Community discussion leads to criticisms of police

GRAND RAPIDS, Mich. (WOOD) — A group of Grand Rapids pastors invited the community for what was labeled blessing for both black men and police officers.

But Friday’s meeting on Grand Rapid’s Southeast side was sharply critical of police, including the decision of the police chief to “double-up” officers on patrol following the slaying of officers in Dallas.

“We doubled up our patrol. That’s an act of aggression. Not an act of compassion,” Jerry Bishop, pastor at LifeQuest ministries, told the people gathered Friday evening.

Earlier in the day, Grand Rapids Police Chief David Rahinsky stressed the importance of building relationships at a press conference.

The chief and Mayor Rosalynn Bliss attended the meeting where they heard some sharply critical critiques of the department and policing in general.

“I think we are owed an apology at a knee-jerk reaction,” Bishop said.

Described as “a service of lament, confession, repentance, and commitment to justice, for dialogue, and for a blessing for both black men and police officers,” about 50 people showed up for the event called “Shalom for the City, Shalom for the Nation.”

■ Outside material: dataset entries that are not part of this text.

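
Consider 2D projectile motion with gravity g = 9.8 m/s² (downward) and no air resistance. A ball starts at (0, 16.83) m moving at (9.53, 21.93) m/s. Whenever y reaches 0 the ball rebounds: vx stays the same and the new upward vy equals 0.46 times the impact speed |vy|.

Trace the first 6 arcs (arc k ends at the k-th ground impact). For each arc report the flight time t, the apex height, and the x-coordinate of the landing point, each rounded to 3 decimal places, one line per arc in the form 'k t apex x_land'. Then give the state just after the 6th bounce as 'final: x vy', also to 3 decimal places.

1 5.143 41.367 49.016
2 2.673 8.753 74.490
3 1.230 1.852 86.209
4 0.566 0.392 91.599
5 0.260 0.083 94.079
6 0.120 0.018 95.220
final: 95.220 0.270

Arc 1: start y=16.830, vy=21.930 → t=5.143, apex=41.367, x_land=49.016, impact vy=-28.474
  bounce: vy ← 0.46·28.474 = 13.098
Arc 2: start y=0.000, vy=13.098 → t=2.673, apex=8.753, x_land=74.490, impact vy=-13.098
  bounce: vy ← 0.46·13.098 = 6.025
Arc 3: start y=0.000, vy=6.025 → t=1.230, apex=1.852, x_land=86.209, impact vy=-6.025
  bounce: vy ← 0.46·6.025 = 2.772
Arc 4: start y=0.000, vy=2.772 → t=0.566, apex=0.392, x_land=91.599, impact vy=-2.772
  bounce: vy ← 0.46·2.772 = 1.275
Arc 5: start y=0.000, vy=1.275 → t=0.260, apex=0.083, x_land=94.079, impact vy=-1.275
  bounce: vy ← 0.46·1.275 = 0.586
Arc 6: start y=0.000, vy=0.586 → t=0.120, apex=0.018, x_land=95.220, impact vy=-0.586
  bounce: vy ← 0.46·0.586 = 0.270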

Grand Rapids Association of Pastors, a multi-cultural, multi-denominational coalition of pastors organized the gathering here at LifeQuest Ministries near Hall Street and Kalamazoo Avenue SE.

“What happens if two young men, that have legal permits to carry, open carry, they doubled up?” Bishop said. “How would we feel about that?”

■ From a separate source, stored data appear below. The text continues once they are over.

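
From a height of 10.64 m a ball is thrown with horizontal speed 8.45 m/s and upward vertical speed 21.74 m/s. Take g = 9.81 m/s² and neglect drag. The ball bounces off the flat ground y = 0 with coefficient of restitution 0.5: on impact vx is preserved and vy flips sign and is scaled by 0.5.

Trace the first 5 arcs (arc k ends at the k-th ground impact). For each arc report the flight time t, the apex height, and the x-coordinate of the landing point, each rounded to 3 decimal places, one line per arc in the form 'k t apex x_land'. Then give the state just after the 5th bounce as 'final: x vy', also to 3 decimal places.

1 4.877 34.729 41.211
2 2.661 8.682 63.695
3 1.330 2.171 74.937
4 0.665 0.543 80.559
5 0.333 0.136 83.369
final: 83.369 0.816

Arc 1: start y=10.640, vy=21.740 → t=4.877, apex=34.729, x_land=41.211, impact vy=-26.103
  bounce: vy ← 0.5·26.103 = 13.052
Arc 2: start y=0.000, vy=13.052 → t=2.661, apex=8.682, x_land=63.695, impact vy=-13.052
  bounce: vy ← 0.5·13.052 = 6.526
Arc 3: start y=0.000, vy=6.526 → t=1.330, apex=2.171, x_land=74.937, impact vy=-6.526
  bounce: vy ← 0.5·6.526 = 3.263
Arc 4: start y=0.000, vy=3.263 → t=0.665, apex=0.543, x_land=80.559, impact vy=-3.263
  bounce: vy ← 0.5·3.263 = 1.631
Arc 5: start y=0.000, vy=1.631 → t=0.333, apex=0.136, x_land=83.369, impact vy=-1.631
  bounce: vy ← 0.5·1.631 = 0.816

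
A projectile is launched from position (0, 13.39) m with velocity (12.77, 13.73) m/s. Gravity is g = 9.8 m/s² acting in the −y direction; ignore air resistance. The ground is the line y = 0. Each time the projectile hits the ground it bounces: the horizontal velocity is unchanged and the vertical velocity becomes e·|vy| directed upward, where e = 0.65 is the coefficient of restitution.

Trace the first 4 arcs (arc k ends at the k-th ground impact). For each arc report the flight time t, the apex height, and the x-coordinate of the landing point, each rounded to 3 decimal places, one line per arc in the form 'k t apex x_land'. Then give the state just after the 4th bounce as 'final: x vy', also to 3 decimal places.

Arc 1: start y=13.390, vy=13.730 → t=3.568, apex=23.008, x_land=45.563, impact vy=-21.236
  bounce: vy ← 0.65·21.236 = 13.803
Arc 2: start y=0.000, vy=13.803 → t=2.817, apex=9.721, x_land=81.535, impact vy=-13.803
  bounce: vy ← 0.65·13.803 = 8.972
Arc 3: start y=0.000, vy=8.972 → t=1.831, apex=4.107, x_land=104.918, impact vy=-8.972
  bounce: vy ← 0.65·8.972 = 5.832
Arc 4: start y=0.000, vy=5.832 → t=1.190, apex=1.735, x_land=120.116, impact vy=-5.832
  bounce: vy ← 0.65·5.832 = 3.791

1 3.568 23.008 45.563
2 2.817 9.721 81.535
3 1.831 4.107 104.918
4 1.190 1.735 120.116
final: 120.116 3.791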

“I don’t want that to be misconstrued. We doubled up in an abundance of caution,” Rahinsky said.

The chief said in addition to the shooting in Dallas, this week marks anniversaries for two horrific events that affected police in Grand Rapids: the July 2007 murder of police officer Robert Kozminski and the July 2011 shooting rampage that left seven dead.

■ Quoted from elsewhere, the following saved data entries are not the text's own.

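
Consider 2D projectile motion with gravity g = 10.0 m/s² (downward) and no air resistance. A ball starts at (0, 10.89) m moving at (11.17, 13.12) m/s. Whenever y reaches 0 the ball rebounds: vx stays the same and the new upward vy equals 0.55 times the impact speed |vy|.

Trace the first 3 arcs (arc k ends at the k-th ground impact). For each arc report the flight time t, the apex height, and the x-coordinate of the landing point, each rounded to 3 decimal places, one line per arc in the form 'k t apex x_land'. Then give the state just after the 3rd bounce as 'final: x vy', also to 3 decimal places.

Arc 1: start y=10.890, vy=13.120 → t=3.287, apex=19.497, x_land=36.712, impact vy=-19.747
  bounce: vy ← 0.55·19.747 = 10.861
Arc 2: start y=0.000, vy=10.861 → t=2.172, apex=5.898, x_land=60.975, impact vy=-10.861
  bounce: vy ← 0.55·10.861 = 5.973
Arc 3: start y=0.000, vy=5.973 → t=1.195, apex=1.784, x_land=74.320, impact vy=-5.973
  bounce: vy ← 0.55·5.973 = 3.285

1 3.287 19.497 36.712
2 2.172 5.898 60.975
3 1.195 1.784 74.320
final: 74.320 3.285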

“We doubled-up as much for the emotional support of having someone in the car alongside you during the course of a 12-hour shift for guys,” the chief explained.

Rahinsky said it is his intention to make sure that his city does not suffer as so many others have.

“I think really Grand Rapids is going to be in the spotlight and we’re going to be in the spotlight for doing things right,” Rahinsky said

He said there has been steps in place to make sure the police and the community are untied.

“So there’s no reason that Grand Rapids can’t be the exception.”

There were many in attendance who recognized the work done by department.

“But I think he has come in and sat down and talked with his officers. Are there some changes that still need to be made in the police department? Yes there is. Do I think he is going to make those changes? Yes, I do,” said Nathaniel Moody, a pastor and G-RAP member.

The police chief and the leadership at tonight’s meeting agreed that they have a lot to talk about — and they plan to do just that in the coming days and weeks.

“Y’know, we need these men and women to help us, but we also need people in the community to look up to our policemen, to respect them — I think it’s a mutual thing,” said area resident Eddie Jenkins.